The comments by Bank of America follow ruminations by banking insiders that the amount of capital that Citigroup would need to raise after U.S. stress test results are finalized is likely to be manageable if the bank needs to boost its equity at all.

And despite a report on Monday which claims that Wells Fargo is one of several banks that regulators will force to hold larger buffers to protect them against possible future losses, investors were bidding shares in the bank up around 10% in morning trading.

By any measure, the initially destabilizing stress tests seem like they are succeeding in returning stability to the financial sector. Part of the reason for that, of course, is that now investors are aware of what will happen given a 22% drop in housing sales and a 10% unemployment rate (which are some of the tests' metrics), they are happy to provide banks with the capital that they need in order to make loans and engage in corporate finance deals again.

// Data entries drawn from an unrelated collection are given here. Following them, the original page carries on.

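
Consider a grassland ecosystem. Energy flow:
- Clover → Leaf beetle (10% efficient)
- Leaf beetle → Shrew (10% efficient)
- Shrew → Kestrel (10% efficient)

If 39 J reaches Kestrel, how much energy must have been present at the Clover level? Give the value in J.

39000 J

Cumulative transfer efficiency: 0.1 × 0.1 × 0.1 = 0.001
Clover energy = 39 / 0.001 = 39000 J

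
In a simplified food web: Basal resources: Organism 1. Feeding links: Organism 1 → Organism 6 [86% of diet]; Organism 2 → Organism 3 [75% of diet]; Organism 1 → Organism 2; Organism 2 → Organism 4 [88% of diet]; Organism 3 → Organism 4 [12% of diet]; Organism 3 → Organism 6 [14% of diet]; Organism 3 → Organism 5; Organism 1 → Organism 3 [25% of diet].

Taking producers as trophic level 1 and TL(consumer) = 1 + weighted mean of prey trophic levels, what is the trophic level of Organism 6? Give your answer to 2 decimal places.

2.25

Organism 2: 1 + 1 = 2
Organism 3: 1 + (0.75×2 + 0.25×1) = 2.75
Organism 4: 1 + (0.88×2 + 0.12×2.75) = 3.09
Organism 5: 1 + 2.75 = 3.75
Organism 6: 1 + (0.14×2.75 + 0.86×1) = 2.245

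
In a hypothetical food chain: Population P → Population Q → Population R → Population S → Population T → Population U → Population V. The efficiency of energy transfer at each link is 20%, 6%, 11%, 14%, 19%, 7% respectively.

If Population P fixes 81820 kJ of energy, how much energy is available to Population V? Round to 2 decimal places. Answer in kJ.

0.20 kJ

Population Q: 81820 × 0.2 = 16364 kJ
Population R: 16364 × 0.06 = 981.84 kJ
Population S: 981.84 × 0.11 = 108.0024 kJ
Population T: 108.0024 × 0.14 = 15.120336 kJ
Population U: 15.120336 × 0.19 = 2.87286384 kJ
Population V: 2.87286384 × 0.07 = 0.2011004688 kJ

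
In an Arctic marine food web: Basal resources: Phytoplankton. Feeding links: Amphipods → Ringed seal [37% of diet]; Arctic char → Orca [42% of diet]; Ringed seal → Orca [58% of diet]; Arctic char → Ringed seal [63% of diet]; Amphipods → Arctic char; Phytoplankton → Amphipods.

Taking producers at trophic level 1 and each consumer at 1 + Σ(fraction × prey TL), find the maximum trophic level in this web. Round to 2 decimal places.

4.37

Amphipods: 1 + 1 = 2
Arctic char: 1 + 2 = 3
Ringed seal: 1 + (0.63×3 + 0.37×2) = 3.63
Orca: 1 + (0.58×3.63 + 0.42×3) = 4.3654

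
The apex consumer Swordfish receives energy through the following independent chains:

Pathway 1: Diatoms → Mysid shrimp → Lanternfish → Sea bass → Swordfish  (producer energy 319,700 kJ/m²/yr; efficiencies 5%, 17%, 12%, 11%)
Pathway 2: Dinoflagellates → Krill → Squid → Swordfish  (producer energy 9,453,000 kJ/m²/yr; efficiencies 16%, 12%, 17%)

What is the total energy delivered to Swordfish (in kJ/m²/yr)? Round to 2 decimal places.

Pathway 1: 319700 × 0.05 × 0.17 × 0.12 × 0.11 = 35.87034 kJ/m²/yr
Pathway 2: 9453000 × 0.16 × 0.12 × 0.17 = 30854.592 kJ/m²/yr
Total at Swordfish: 35.87034 + 30854.592 = 30890.46234 kJ/m²/yr

30890.46 kJ/m²/yr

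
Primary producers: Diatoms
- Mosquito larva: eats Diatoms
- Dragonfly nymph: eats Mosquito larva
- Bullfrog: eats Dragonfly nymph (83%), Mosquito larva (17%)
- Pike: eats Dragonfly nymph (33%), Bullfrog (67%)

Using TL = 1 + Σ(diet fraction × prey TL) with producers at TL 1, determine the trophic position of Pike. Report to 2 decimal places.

Mosquito larva: 1 + 1 = 2
Dragonfly nymph: 1 + 2 = 3
Bullfrog: 1 + (0.83×3 + 0.17×2) = 3.83
Pike: 1 + (0.33×3 + 0.67×3.83) = 4.5561

4.56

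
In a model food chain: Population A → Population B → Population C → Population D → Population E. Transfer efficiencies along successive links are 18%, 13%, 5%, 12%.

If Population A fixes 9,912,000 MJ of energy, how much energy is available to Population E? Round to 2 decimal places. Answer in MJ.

Population B: 9912000 × 0.18 = 1784160 MJ
Population C: 1784160 × 0.13 = 231940.8 MJ
Population D: 231940.8 × 0.05 = 11597.04 MJ
Population E: 11597.04 × 0.12 = 1391.6448 MJ

1391.64 MJ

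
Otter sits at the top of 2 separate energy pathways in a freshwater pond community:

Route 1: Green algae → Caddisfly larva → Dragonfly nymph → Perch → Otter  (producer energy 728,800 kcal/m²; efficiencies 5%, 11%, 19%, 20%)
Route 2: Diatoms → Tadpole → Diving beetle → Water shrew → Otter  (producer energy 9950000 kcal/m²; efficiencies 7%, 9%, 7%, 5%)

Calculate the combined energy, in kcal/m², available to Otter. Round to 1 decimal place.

371.7 kcal/m²

Route 1: 728800 × 0.05 × 0.11 × 0.19 × 0.2 = 152.3192 kcal/m²
Route 2: 9950000 × 0.07 × 0.09 × 0.07 × 0.05 = 219.3975 kcal/m²
Total at Otter: 152.3192 + 219.3975 = 371.7167 kcal/m²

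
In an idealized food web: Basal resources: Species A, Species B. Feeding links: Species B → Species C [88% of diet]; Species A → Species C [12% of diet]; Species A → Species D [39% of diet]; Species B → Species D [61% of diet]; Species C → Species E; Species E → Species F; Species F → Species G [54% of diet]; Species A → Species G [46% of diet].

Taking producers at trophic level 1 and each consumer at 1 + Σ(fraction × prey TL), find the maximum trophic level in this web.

Species C: 1 + (0.88×1 + 0.12×1) = 2
Species D: 1 + (0.39×1 + 0.61×1) = 2
Species E: 1 + 2 = 3
Species F: 1 + 3 = 4
Species G: 1 + (0.54×4 + 0.46×1) = 3.62

4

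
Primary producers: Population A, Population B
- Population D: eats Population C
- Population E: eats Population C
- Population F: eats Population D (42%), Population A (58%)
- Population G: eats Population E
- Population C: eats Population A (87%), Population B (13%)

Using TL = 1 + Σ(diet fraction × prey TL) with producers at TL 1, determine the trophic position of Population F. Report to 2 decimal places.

Population C: 1 + (0.87×1 + 0.13×1) = 2
Population D: 1 + 2 = 3
Population E: 1 + 2 = 3
Population F: 1 + (0.42×3 + 0.58×1) = 2.84
Population G: 1 + 3 = 4

2.84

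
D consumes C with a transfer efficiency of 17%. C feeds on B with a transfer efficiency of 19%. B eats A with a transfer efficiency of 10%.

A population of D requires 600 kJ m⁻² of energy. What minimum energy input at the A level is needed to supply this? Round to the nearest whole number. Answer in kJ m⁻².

Cumulative transfer efficiency: 0.1 × 0.19 × 0.17 = 0.00323
A energy = 600 / 0.00323 = 185759 kJ m⁻²

185759 kJ m⁻²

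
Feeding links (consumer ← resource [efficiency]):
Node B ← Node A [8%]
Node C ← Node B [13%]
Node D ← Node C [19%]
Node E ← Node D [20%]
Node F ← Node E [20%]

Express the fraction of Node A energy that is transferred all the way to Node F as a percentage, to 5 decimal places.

Product of link efficiencies: 0.08 × 0.13 × 0.19 × 0.2 × 0.2 = 0.00007904
As a percentage: 0.00007904 × 100 = 0.00790%

0.00790%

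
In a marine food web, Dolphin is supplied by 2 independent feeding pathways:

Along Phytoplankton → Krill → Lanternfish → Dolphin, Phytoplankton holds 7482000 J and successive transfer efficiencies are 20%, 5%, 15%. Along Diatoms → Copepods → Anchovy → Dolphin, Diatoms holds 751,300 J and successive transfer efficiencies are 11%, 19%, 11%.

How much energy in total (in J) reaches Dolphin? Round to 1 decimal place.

12950.2 J

Via Phytoplankton: 7482000 × 0.2 × 0.05 × 0.15 = 11223 J
Via Diatoms: 751300 × 0.11 × 0.19 × 0.11 = 1727.2387 J
Total at Dolphin: 11223 + 1727.2387 = 12950.2387 J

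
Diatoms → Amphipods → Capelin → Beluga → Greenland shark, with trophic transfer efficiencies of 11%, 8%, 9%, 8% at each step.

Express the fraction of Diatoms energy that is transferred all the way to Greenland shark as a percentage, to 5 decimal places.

Product of link efficiencies: 0.11 × 0.08 × 0.09 × 0.08 = 0.00006336
As a percentage: 0.00006336 × 100 = 0.00634%

0.00634%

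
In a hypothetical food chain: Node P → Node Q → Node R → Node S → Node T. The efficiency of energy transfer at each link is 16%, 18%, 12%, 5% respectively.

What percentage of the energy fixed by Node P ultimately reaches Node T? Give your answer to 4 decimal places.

0.0173%

Product of link efficiencies: 0.16 × 0.18 × 0.12 × 0.05 = 0.0001728
As a percentage: 0.0001728 × 100 = 0.0173%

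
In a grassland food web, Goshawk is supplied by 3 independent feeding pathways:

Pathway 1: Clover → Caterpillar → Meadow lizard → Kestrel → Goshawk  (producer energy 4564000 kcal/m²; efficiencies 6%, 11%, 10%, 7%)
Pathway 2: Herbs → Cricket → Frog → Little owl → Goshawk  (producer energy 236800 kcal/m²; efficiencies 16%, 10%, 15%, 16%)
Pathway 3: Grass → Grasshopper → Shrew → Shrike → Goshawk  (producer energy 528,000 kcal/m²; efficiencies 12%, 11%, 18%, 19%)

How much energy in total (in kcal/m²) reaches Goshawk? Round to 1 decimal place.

Pathway 1: 4564000 × 0.06 × 0.11 × 0.1 × 0.07 = 210.8568 kcal/m²
Pathway 2: 236800 × 0.16 × 0.1 × 0.15 × 0.16 = 90.9312 kcal/m²
Pathway 3: 528000 × 0.12 × 0.11 × 0.18 × 0.19 = 238.36032 kcal/m²
Total at Goshawk: 210.8568 + 90.9312 + 238.36032 = 540.14832 kcal/m²

540.1 kcal/m²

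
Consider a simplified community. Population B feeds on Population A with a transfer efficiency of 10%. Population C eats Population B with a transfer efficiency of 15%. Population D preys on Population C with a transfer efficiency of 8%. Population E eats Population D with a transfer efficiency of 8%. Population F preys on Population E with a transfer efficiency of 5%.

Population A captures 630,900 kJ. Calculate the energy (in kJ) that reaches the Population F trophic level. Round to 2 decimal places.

Population B: 630900 × 0.1 = 63090 kJ
Population C: 63090 × 0.15 = 9463.5 kJ
Population D: 9463.5 × 0.08 = 757.08 kJ
Population E: 757.08 × 0.08 = 60.5664 kJ
Population F: 60.5664 × 0.05 = 3.02832 kJ

3.03 kJ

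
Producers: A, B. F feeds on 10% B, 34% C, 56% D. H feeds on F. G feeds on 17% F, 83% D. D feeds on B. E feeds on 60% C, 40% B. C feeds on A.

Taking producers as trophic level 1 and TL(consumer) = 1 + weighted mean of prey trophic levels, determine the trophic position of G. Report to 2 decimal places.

3.15

C: 1 + 1 = 2
D: 1 + 1 = 2
E: 1 + (0.6×2 + 0.4×1) = 2.6
F: 1 + (0.1×1 + 0.34×2 + 0.56×2) = 2.9
G: 1 + (0.17×2.9 + 0.83×2) = 3.153
H: 1 + 2.9 = 3.9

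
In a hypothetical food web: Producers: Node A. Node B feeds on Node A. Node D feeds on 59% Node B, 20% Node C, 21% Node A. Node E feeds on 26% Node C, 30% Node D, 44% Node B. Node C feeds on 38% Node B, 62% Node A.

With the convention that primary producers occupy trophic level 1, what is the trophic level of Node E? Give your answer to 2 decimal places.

3.36

Node B: 1 + 1 = 2
Node C: 1 + (0.38×2 + 0.62×1) = 2.38
Node D: 1 + (0.59×2 + 0.2×2.38 + 0.21×1) = 2.866
Node E: 1 + (0.26×2.38 + 0.3×2.866 + 0.44×2) = 3.3586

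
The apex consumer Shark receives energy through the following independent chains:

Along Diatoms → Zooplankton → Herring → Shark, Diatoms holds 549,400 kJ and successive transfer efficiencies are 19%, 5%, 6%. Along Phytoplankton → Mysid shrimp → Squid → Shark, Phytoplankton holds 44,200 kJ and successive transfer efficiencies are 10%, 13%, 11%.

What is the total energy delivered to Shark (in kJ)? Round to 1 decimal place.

Via Diatoms: 549400 × 0.19 × 0.05 × 0.06 = 313.158 kJ
Via Phytoplankton: 44200 × 0.1 × 0.13 × 0.11 = 63.206 kJ
Total at Shark: 313.158 + 63.206 = 376.364 kJ

376.4 kJ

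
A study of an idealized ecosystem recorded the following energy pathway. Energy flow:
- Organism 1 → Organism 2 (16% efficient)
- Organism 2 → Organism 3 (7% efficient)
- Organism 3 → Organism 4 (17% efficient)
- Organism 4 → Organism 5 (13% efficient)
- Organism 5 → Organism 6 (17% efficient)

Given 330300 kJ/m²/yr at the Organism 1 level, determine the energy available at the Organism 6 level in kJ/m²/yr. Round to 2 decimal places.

13.90 kJ/m²/yr

Organism 2: 330300 × 0.16 = 52848 kJ/m²/yr
Organism 3: 52848 × 0.07 = 3699.36 kJ/m²/yr
Organism 4: 3699.36 × 0.17 = 628.8912 kJ/m²/yr
Organism 5: 628.8912 × 0.13 = 81.755856 kJ/m²/yr
Organism 6: 81.755856 × 0.17 = 13.89849552 kJ/m²/yr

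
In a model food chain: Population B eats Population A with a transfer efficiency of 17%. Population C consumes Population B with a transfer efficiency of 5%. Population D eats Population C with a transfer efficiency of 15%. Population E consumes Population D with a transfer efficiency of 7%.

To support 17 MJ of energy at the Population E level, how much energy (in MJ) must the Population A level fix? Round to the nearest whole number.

190476 MJ

Cumulative transfer efficiency: 0.17 × 0.05 × 0.15 × 0.07 = 0.00008925
Population A energy = 17 / 0.00008925 = 190476 MJ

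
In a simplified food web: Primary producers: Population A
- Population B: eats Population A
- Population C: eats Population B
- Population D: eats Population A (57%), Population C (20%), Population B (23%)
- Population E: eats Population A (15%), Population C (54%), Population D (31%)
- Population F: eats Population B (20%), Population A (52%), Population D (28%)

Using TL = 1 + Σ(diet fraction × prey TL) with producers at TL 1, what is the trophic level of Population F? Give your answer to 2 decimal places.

Population B: 1 + 1 = 2
Population C: 1 + 2 = 3
Population D: 1 + (0.57×1 + 0.2×3 + 0.23×2) = 2.63
Population E: 1 + (0.15×1 + 0.54×3 + 0.31×2.63) = 3.5853
Population F: 1 + (0.2×2 + 0.52×1 + 0.28×2.63) = 2.6564

2.66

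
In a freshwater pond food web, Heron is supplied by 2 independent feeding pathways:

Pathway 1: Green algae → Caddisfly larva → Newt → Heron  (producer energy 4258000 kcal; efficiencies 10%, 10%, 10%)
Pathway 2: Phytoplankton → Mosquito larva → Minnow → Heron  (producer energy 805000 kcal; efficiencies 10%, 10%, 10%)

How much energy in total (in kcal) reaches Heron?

Pathway 1: 4258000 × 0.1 × 0.1 × 0.1 = 4258 kcal
Pathway 2: 805000 × 0.1 × 0.1 × 0.1 = 805 kcal
Total at Heron: 4258 + 805 = 5063 kcal

5063 kcal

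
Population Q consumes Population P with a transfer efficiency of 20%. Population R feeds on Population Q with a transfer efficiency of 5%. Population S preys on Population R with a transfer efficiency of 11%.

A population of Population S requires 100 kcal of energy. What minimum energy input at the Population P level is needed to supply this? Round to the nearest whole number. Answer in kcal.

Cumulative transfer efficiency: 0.2 × 0.05 × 0.11 = 0.0011
Population P energy = 100 / 0.0011 = 90909 kcal

90909 kcal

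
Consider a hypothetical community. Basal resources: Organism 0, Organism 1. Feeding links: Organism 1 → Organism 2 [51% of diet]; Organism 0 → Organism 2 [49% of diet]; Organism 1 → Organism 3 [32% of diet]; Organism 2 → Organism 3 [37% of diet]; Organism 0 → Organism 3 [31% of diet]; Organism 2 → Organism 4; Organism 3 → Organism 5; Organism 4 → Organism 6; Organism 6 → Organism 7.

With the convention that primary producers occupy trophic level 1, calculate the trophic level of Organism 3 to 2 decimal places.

Organism 2: 1 + (0.51×1 + 0.49×1) = 2
Organism 3: 1 + (0.32×1 + 0.37×2 + 0.31×1) = 2.37
Organism 4: 1 + 2 = 3
Organism 5: 1 + 2.37 = 3.37
Organism 6: 1 + 3 = 4
Organism 7: 1 + 4 = 5

2.37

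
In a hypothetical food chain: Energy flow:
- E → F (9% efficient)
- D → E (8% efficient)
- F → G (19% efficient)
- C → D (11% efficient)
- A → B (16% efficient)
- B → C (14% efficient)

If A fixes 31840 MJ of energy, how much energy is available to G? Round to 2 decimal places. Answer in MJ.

0.11 MJ

B: 31840 × 0.16 = 5094.4 MJ
C: 5094.4 × 0.14 = 713.216 MJ
D: 713.216 × 0.11 = 78.45376 MJ
E: 78.45376 × 0.08 = 6.2763008 MJ
F: 6.2763008 × 0.09 = 0.564867072 MJ
G: 0.564867072 × 0.19 = 0.10732474368 MJ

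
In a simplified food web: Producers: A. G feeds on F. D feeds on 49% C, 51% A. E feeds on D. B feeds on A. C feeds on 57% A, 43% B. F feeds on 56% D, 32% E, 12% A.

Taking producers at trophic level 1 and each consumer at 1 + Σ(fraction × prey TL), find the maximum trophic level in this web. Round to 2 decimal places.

4.82

B: 1 + 1 = 2
C: 1 + (0.57×1 + 0.43×2) = 2.43
D: 1 + (0.49×2.43 + 0.51×1) = 2.7007
E: 1 + 2.7007 = 3.7007
F: 1 + (0.56×2.7007 + 0.32×3.7007 + 0.12×1) = 3.816616
G: 1 + 3.816616 = 4.816616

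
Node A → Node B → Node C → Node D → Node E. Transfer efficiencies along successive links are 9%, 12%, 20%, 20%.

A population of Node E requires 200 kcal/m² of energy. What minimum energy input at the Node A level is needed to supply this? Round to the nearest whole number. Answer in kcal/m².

462963 kcal/m²

Cumulative transfer efficiency: 0.09 × 0.12 × 0.2 × 0.2 = 0.000432
Node A energy = 200 / 0.000432 = 462963 kcal/m²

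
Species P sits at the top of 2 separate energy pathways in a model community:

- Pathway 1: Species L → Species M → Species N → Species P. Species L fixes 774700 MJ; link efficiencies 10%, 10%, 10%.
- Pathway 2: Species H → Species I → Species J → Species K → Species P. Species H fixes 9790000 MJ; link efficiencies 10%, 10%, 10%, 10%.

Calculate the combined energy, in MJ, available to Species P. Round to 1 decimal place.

Pathway 1: 774700 × 0.1 × 0.1 × 0.1 = 774.7 MJ
Pathway 2: 9790000 × 0.1 × 0.1 × 0.1 × 0.1 = 979 MJ
Total at Species P: 774.7 + 979 = 1753.7 MJ

1753.7 MJ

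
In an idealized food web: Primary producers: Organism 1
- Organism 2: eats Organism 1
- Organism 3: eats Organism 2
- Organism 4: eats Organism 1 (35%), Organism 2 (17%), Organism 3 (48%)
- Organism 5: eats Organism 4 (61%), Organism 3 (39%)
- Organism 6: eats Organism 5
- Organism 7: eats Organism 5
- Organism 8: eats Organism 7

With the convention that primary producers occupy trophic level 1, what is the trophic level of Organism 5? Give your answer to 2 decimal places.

Organism 2: 1 + 1 = 2
Organism 3: 1 + 2 = 3
Organism 4: 1 + (0.35×1 + 0.17×2 + 0.48×3) = 3.13
Organism 5: 1 + (0.61×3.13 + 0.39×3) = 4.0793
Organism 6: 1 + 4.0793 = 5.0793
Organism 7: 1 + 4.0793 = 5.0793
Organism 8: 1 + 5.0793 = 6.0793

4.08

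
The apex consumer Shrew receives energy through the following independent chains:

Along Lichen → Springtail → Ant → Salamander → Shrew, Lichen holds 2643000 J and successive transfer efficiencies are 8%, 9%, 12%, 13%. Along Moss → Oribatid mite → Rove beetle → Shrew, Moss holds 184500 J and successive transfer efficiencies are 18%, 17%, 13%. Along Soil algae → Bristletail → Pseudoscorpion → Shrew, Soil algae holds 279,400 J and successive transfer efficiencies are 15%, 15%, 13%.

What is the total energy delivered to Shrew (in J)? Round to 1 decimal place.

1848.0 J

Via Lichen: 2643000 × 0.08 × 0.09 × 0.12 × 0.13 = 296.86176 J
Via Moss: 184500 × 0.18 × 0.17 × 0.13 = 733.941 J
Via Soil algae: 279400 × 0.15 × 0.15 × 0.13 = 817.245 J
Total at Shrew: 296.86176 + 733.941 + 817.245 = 1848.04776 J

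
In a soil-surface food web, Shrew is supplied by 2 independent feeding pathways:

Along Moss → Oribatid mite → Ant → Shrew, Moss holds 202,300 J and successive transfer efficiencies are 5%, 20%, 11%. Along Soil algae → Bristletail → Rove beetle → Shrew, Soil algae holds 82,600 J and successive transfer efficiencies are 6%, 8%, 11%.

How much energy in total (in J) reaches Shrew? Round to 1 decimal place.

Via Moss: 202300 × 0.05 × 0.2 × 0.11 = 222.53 J
Via Soil algae: 82600 × 0.06 × 0.08 × 0.11 = 43.6128 J
Total at Shrew: 222.53 + 43.6128 = 266.1428 J

266.1 J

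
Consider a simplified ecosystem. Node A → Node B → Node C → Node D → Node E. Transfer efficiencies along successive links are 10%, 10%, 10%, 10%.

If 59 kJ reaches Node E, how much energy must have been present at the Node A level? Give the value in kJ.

590000 kJ

Cumulative transfer efficiency: 0.1 × 0.1 × 0.1 × 0.1 = 0.0001
Node A energy = 59 / 0.0001 = 590000 kJ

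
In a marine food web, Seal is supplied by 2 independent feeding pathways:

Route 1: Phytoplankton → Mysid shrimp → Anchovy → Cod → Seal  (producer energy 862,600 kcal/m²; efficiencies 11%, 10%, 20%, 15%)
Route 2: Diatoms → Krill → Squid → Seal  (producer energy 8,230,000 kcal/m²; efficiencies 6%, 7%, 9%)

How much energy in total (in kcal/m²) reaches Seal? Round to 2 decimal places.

3395.60 kcal/m²

Route 1: 862600 × 0.11 × 0.1 × 0.2 × 0.15 = 284.658 kcal/m²
Route 2: 8230000 × 0.06 × 0.07 × 0.09 = 3110.94 kcal/m²
Total at Seal: 284.658 + 3110.94 = 3395.598 kcal/m²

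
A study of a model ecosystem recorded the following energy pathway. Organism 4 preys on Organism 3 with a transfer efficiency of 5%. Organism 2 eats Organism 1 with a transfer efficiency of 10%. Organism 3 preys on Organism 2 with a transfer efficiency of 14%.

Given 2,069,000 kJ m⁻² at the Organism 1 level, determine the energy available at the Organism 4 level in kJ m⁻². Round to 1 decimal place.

Organism 2: 2069000 × 0.1 = 206900 kJ m⁻²
Organism 3: 206900 × 0.14 = 28966 kJ m⁻²
Organism 4: 28966 × 0.05 = 1448.3 kJ m⁻²

1448.3 kJ m⁻²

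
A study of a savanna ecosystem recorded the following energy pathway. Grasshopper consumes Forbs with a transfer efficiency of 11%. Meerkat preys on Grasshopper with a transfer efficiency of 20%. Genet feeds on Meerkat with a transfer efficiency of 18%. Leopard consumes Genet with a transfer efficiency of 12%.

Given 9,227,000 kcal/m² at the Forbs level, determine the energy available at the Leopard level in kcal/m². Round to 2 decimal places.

4384.67 kcal/m²

Grasshopper: 9227000 × 0.11 = 1014970 kcal/m²
Meerkat: 1014970 × 0.2 = 202994 kcal/m²
Genet: 202994 × 0.18 = 36538.92 kcal/m²
Leopard: 36538.92 × 0.12 = 4384.6704 kcal/m²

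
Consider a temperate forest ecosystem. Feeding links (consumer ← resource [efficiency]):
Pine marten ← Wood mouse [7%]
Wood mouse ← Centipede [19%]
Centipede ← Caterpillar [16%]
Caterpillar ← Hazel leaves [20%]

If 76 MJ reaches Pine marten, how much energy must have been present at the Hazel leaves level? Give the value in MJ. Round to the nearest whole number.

Cumulative transfer efficiency: 0.2 × 0.16 × 0.19 × 0.07 = 0.0004256
Hazel leaves energy = 76 / 0.0004256 = 178571 MJ

178571 MJ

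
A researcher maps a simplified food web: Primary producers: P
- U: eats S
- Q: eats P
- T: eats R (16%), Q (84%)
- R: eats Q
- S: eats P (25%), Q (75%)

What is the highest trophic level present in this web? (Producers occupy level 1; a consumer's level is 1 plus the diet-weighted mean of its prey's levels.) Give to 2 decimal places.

Q: 1 + 1 = 2
R: 1 + 2 = 3
S: 1 + (0.25×1 + 0.75×2) = 2.75
T: 1 + (0.16×3 + 0.84×2) = 3.16
U: 1 + 2.75 = 3.75

3.75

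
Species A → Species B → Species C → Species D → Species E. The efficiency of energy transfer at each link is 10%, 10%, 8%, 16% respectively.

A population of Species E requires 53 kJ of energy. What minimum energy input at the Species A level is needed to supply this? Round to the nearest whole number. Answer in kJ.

Cumulative transfer efficiency: 0.1 × 0.1 × 0.08 × 0.16 = 0.000128
Species A energy = 53 / 0.000128 = 414063 kJ

414063 kJ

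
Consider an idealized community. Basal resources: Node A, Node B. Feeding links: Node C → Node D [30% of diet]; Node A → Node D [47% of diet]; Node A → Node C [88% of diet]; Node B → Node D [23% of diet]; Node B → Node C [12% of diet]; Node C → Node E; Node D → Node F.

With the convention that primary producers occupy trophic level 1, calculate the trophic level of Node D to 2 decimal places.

Node C: 1 + (0.88×1 + 0.12×1) = 2
Node D: 1 + (0.23×1 + 0.3×2 + 0.47×1) = 2.3
Node E: 1 + 2 = 3
Node F: 1 + 2.3 = 3.3

2.30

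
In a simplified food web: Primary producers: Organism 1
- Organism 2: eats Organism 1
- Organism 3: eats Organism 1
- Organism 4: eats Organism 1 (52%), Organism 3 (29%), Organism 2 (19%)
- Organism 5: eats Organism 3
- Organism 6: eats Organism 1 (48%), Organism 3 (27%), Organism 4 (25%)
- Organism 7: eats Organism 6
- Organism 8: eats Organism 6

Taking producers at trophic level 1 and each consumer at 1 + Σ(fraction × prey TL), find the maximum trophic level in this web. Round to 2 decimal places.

3.64

Organism 2: 1 + 1 = 2
Organism 3: 1 + 1 = 2
Organism 4: 1 + (0.52×1 + 0.29×2 + 0.19×2) = 2.48
Organism 5: 1 + 2 = 3
Organism 6: 1 + (0.48×1 + 0.27×2 + 0.25×2.48) = 2.64
Organism 7: 1 + 2.64 = 3.64
Organism 8: 1 + 2.64 = 3.64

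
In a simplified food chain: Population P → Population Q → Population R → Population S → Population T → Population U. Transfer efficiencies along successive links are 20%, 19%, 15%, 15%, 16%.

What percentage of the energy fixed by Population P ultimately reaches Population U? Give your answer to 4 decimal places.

Product of link efficiencies: 0.2 × 0.19 × 0.15 × 0.15 × 0.16 = 0.0001368
As a percentage: 0.0001368 × 100 = 0.0137%

0.0137%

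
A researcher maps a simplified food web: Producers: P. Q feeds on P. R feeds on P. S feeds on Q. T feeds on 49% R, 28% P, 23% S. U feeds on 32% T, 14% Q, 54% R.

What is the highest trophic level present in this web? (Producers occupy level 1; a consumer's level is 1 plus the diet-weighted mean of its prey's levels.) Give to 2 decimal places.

3.30

Q: 1 + 1 = 2
R: 1 + 1 = 2
S: 1 + 2 = 3
T: 1 + (0.49×2 + 0.28×1 + 0.23×3) = 2.95
U: 1 + (0.32×2.95 + 0.14×2 + 0.54×2) = 3.304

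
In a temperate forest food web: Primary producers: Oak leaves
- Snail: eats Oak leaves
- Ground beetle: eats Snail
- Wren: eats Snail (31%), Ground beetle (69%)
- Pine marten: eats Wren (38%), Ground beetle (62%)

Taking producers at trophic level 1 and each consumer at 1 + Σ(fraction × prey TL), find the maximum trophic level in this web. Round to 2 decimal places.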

One reasonable objection to this show of optimism over the stress tests is, of course, that fiscal policymakers may be testing the wrong variable. Over at blog Naked Capitalism, Yves Smith argues that instead of stress testing the quality of the loans banks make to one another, government officials ought to be analyzing the level of derivatives exposure these firms have on their balance sheets:

As was revealed earlier, the tests are focusing on bank loan exposures. Ahem. The real risk to the system is not in not-too-difficult to value (and sell) loans, but in the complex dreck and derivatives exposures at the big capital markets players, namely Citi and Bank of America. Even if a bank as big as Wells Fargo, a very big bank but in traditional retail and wholesale businesses, were to prove terminally impaired, it might be costly to resolve, but procedurally it would not be pathbreaking.
That's a good argument, and it highlights a fundamental flaw with how financial institutions tend to correct past mistakes: by looking at what went wrong previously, as opposed to what could go wrong tomorrow.

Still, given the lackluster demand for all things derivative-ish today, that's unlikely to be a major cause of concern any time soon. The most important thing is to make sure American financial institutions are capitalized substantially enough so that one failure doesn't lead to a domino-effect of multiple casualties. That's a loan issue, and in that battle, the government appears to be winning.